Fatto sta che, al netto delle speranze che la rimozione delle barricate poteva indurre, la conferma, da parte serba, del blocco del passaggio veicolare verso nord ha ridato fiato alla propaganda nazionalista e offerto il destro per una nuova risposta, stavolta violenta, da parte degli estremisti della parte albanese-kosovara. Se per i serbi, infatti, il blocco del ponte costituisce un segnale di auto-difesa contro azioni unilaterali o di conquista del nord da parte dell’auto-governo di Pristina, per gli albanesi esso rappresenta una violazione dell’auto-determinazione ed anche un limite alla libertà di movimento. Non solo percezioni, dunque, ma anche bisogni contrapposti, su cui l’esercizio della propaganda politica e della retorica nazionalista ha buon gioco nello scatenare la violenza.

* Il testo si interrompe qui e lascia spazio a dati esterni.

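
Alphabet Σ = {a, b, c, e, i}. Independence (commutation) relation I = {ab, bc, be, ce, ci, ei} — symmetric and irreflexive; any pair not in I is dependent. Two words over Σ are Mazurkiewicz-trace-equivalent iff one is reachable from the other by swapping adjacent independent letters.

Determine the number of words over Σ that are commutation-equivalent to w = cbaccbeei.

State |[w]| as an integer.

480

drop 0:c onto floor
drop 1:b onto floor
drop 2:a onto {0:c}
drop 3:c onto {2:a}
drop 4:c onto {3:c}
drop 5:b onto {1:b}
drop 6:e onto {2:a}
drop 7:e onto {6:e}
drop 8:i onto {2:a, 5:b}
ground layer = {0:c, 1:b}
drop-orders for the pieces not yet dropped (sum over which currently-grounded one goes next):
  1 to go: {4} 1  {7} 1  {8} 1
  2 to go: {3,4} 1  {4,7} 2  {4,8} 2  {5,8} 1  {6,7} 1  {7,8} 2
  3 to go: {1,5,8} 1  {3,4,7} 3  {3,4,8} 3  {4,5,8} 3  {4,6,7} 3  {4,7,8} 6  {5,7,8} 3  {6,7,8} 3
  4 to go: {1,4,5,8} 4  {1,5,7,8} 4  {3,4,5,8} 6  {3,4,6,7} 6  {3,4,7,8} 12  {4,5,7,8} 12  {4,6,7,8} 12  {5,6,7,8} 6
  5 to go: {1,3,4,5,8} 10  {1,4,5,7,8} 20  {1,5,6,7,8} 10  {3,4,5,7,8} 30  {3,4,6,7,8} 30  {4,5,6,7,8} 30
  6 to go: {1,3,4,5,7,8} 60  {1,4,5,6,7,8} 60  {2,3,4,6,7,8} 30  {3,4,5,6,7,8} 90
  7 to go: {0,2,3,4,6,7,8} 30  {1,3,4,5,6,7,8} 210  {2,3,4,5,6,7,8} 120
  if 0:c drops first: 330 orders
  if 1:b drops first: 150 orders
heap linearizations: 480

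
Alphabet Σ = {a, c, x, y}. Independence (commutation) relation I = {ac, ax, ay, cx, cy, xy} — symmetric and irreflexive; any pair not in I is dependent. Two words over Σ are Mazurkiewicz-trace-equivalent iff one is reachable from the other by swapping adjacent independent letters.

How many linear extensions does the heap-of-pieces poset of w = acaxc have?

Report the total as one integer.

#0=a has no predecessor
#1=c has no predecessor
#2=a depends on [0:a]
#3=x has no predecessor
#4=c depends on [1:c]
sources: [0:a, 1:c, 3:x]
N(rest) = Σ N(rest − s) over sources s of rest; N(one piece) = 1:
  size 1 → [2]=1  [3]=1  [4]=1
  size 2 → [0,2]=1  [1,4]=1  [2,3]=2  [2,4]=2  [3,4]=2
  size 3 → [0,2,3]=3  [0,2,4]=3  [1,2,4]=3  [1,3,4]=3  [2,3,4]=6
  first=0(a) contributes 12
  first=1(c) contributes 12
  first=3(x) contributes 6
|[w]| = 30

30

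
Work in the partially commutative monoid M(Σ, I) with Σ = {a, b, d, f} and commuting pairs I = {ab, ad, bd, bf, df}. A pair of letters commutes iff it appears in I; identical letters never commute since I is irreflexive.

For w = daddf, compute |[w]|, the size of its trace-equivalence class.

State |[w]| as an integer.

10

drop 0:d onto floor
drop 1:a onto floor
drop 2:d onto {0:d}
drop 3:d onto {2:d}
drop 4:f onto {1:a}
ground layer = {0:d, 1:a}
drop-orders for the pieces not yet dropped (sum over which currently-grounded one goes next):
  1 to go: {3} 1  {4} 1
  2 to go: {1,4} 1  {2,3} 1  {3,4} 2
  3 to go: {0,2,3} 1  {1,3,4} 3  {2,3,4} 3
  if 0:d drops first: 6 orders
  if 1:a drops first: 4 orders
heap linearizations: 10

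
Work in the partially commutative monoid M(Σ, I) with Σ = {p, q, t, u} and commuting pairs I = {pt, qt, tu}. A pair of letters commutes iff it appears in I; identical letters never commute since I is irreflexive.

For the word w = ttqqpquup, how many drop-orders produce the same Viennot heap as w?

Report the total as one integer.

#0=t has no predecessor
#1=t depends on [0:t]
#2=q has no predecessor
#3=q depends on [2:q]
#4=p depends on [3:q]
#5=q depends on [4:p]
#6=u depends on [5:q]
#7=u depends on [6:u]
#8=p depends on [7:u]
sources: [0:t, 2:q]
N(rest) = Σ N(rest − s) over sources s of rest; N(one piece) = 1:
  size 1 → [1]=1  [8]=1
  size 2 → [0,1]=1  [1,8]=2  [7,8]=1
  size 3 → [0,1,8]=3  [1,7,8]=3  [6,7,8]=1
  size 4 → [0,1,7,8]=6  [1,6,7,8]=4  [5,6,7,8]=1
  size 5 → [0,1,6,7,8]=10  [1,5,6,7,8]=5  [4,5,6,7,8]=1
  size 6 → [0,1,5,6,7,8]=15  [1,4,5,6,7,8]=6  [3,4,5,6,7,8]=1
  size 7 → [0,1,4,5,6,7,8]=21  [1,3,4,5,6,7,8]=7  [2,3,4,5,6,7,8]=1
  first=0(t) contributes 8
  first=2(q) contributes 28
|[w]| = 36

36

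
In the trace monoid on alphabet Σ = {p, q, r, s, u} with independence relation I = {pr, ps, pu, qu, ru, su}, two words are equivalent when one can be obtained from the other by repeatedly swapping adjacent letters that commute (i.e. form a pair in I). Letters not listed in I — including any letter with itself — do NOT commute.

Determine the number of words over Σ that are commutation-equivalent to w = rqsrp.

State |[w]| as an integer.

3

#0=r has no predecessor
#1=q depends on [0:r]
#2=s depends on [1:q]
#3=r depends on [2:s]
#4=p depends on [1:q]
sources: [0:r]
N(rest) = Σ N(rest − s) over sources s of rest; N(one piece) = 1:
  size 1 → [3]=1  [4]=1
  size 2 → [2,3]=1  [3,4]=2
  size 3 → [2,3,4]=3
  first=0(r) contributes 3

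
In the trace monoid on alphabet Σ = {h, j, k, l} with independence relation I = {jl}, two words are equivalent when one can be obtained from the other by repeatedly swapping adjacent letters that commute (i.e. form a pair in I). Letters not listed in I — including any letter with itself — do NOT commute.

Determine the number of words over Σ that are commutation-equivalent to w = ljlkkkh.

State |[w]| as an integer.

0(l) covers ∅
1(j) covers ∅
2(l) covers 0:l
3(k) covers 1:j, 2:l
4(k) covers 3:k
5(k) covers 4:k
6(h) covers 5:k
floor of heap: 0:l, 1:j
completions by unplaced set U, small U first (add the entries for U minus each lowest piece of U):
  |U|=1: {6}:1
  |U|=2: {5,6}:1
  |U|=3: {4,5,6}:1
  |U|=4: {3,4,5,6}:1
  |U|=5: {1,3,4,5,6}:1  {2,3,4,5,6}:1
  start at 0(l): 2
  start at 1(j): 1
sum over floor = 3

3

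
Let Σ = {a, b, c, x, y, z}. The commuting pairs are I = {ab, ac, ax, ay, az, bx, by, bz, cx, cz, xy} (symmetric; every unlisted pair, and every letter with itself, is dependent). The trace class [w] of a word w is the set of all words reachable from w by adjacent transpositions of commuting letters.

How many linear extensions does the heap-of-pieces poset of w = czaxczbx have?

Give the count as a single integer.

drop 0:c onto floor
drop 1:z onto floor
drop 2:a onto floor
drop 3:x onto {1:z}
drop 4:c onto {0:c}
drop 5:z onto {3:x}
drop 6:b onto {4:c}
drop 7:x onto {5:z}
ground layer = {0:c, 1:z, 2:a}
drop-orders for the pieces not yet dropped (sum over which currently-grounded one goes next):
  1 to go: {2} 1  {6} 1  {7} 1
  2 to go: {2,6} 2  {2,7} 2  {4,6} 1  {5,7} 1  {6,7} 2
  3 to go: {0,4,6} 1  {2,4,6} 3  {2,5,7} 3  {2,6,7} 6  {3,5,7} 1  {4,6,7} 3  {5,6,7} 3
  4 to go: {0,2,4,6} 4  {0,4,6,7} 4  {1,3,5,7} 1  {2,3,5,7} 4  {2,4,6,7} 12  {2,5,6,7} 12  {3,5,6,7} 4  {4,5,6,7} 6
  5 to go: {0,2,4,6,7} 20  {0,4,5,6,7} 10  {1,2,3,5,7} 5  {1,3,5,6,7} 5  {2,3,5,6,7} 20  {2,4,5,6,7} 30  {3,4,5,6,7} 10
  6 to go: {0,2,4,5,6,7} 60  {0,3,4,5,6,7} 20  {1,2,3,5,6,7} 30  {1,3,4,5,6,7} 15  {2,3,4,5,6,7} 60
  if 0:c drops first: 105 orders
  if 1:z drops first: 140 orders
  if 2:a drops first: 35 orders
heap linearizations: 280

280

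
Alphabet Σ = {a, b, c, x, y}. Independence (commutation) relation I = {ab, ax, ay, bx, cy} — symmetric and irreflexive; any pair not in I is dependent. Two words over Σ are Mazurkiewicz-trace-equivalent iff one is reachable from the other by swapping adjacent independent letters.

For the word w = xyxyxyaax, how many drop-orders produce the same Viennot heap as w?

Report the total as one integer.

0(x) covers ∅
1(y) covers 0:x
2(x) covers 1:y
3(y) covers 2:x
4(x) covers 3:y
5(y) covers 4:x
6(a) covers ∅
7(a) covers 6:a
8(x) covers 5:y
floor of heap: 0:x, 6:a
completions by unplaced set U, small U first (add the entries for U minus each lowest piece of U):
  |U|=1: {7}:1  {8}:1
  |U|=2: {5,8}:1  {6,7}:1  {7,8}:2
  |U|=3: {4,5,8}:1  {5,7,8}:3  {6,7,8}:3
  |U|=4: {3,4,5,8}:1  {4,5,7,8}:4  {5,6,7,8}:6
  |U|=5: {2,3,4,5,8}:1  {3,4,5,7,8}:5  {4,5,6,7,8}:10
  |U|=6: {1,2,3,4,5,8}:1  {2,3,4,5,7,8}:6  {3,4,5,6,7,8}:15
  |U|=7: {0,1,2,3,4,5,8}:1  {1,2,3,4,5,7,8}:7  {2,3,4,5,6,7,8}:21
  start at 0(x): 28
  start at 6(a): 8
sum over floor = 36

36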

Così, domenica scorsa, 22 giugno, una manifestazione degli albanesi-kosovari per protestare contro l’“inaugurazione” del Peace Park sul ponte ha dato luogo a una vera e propria escalation di violenza, quando un centinaio dei circa cinquecento manifestanti si è lanciato contro il ponte, ha provato a sfondare il cordone di polizia locale e internazionale e ha attaccato il convoglio locale della missione europea (EULEX). Alla fine si sono contati 20 feriti, di cui 13 tra le forze dell’ordine e 4 mezzi dati alle fiamme. Come in un eterno “gioco dell’oca”, il Kosovo sembra ricacciare sempre le speranze di pace alla casella di partenza. C’è da sperare che la lezione della storia richiami non solo le leadership locali, ma anche la comunità internazionale, alla responsabilità e all’esigenza di “fare la pace”.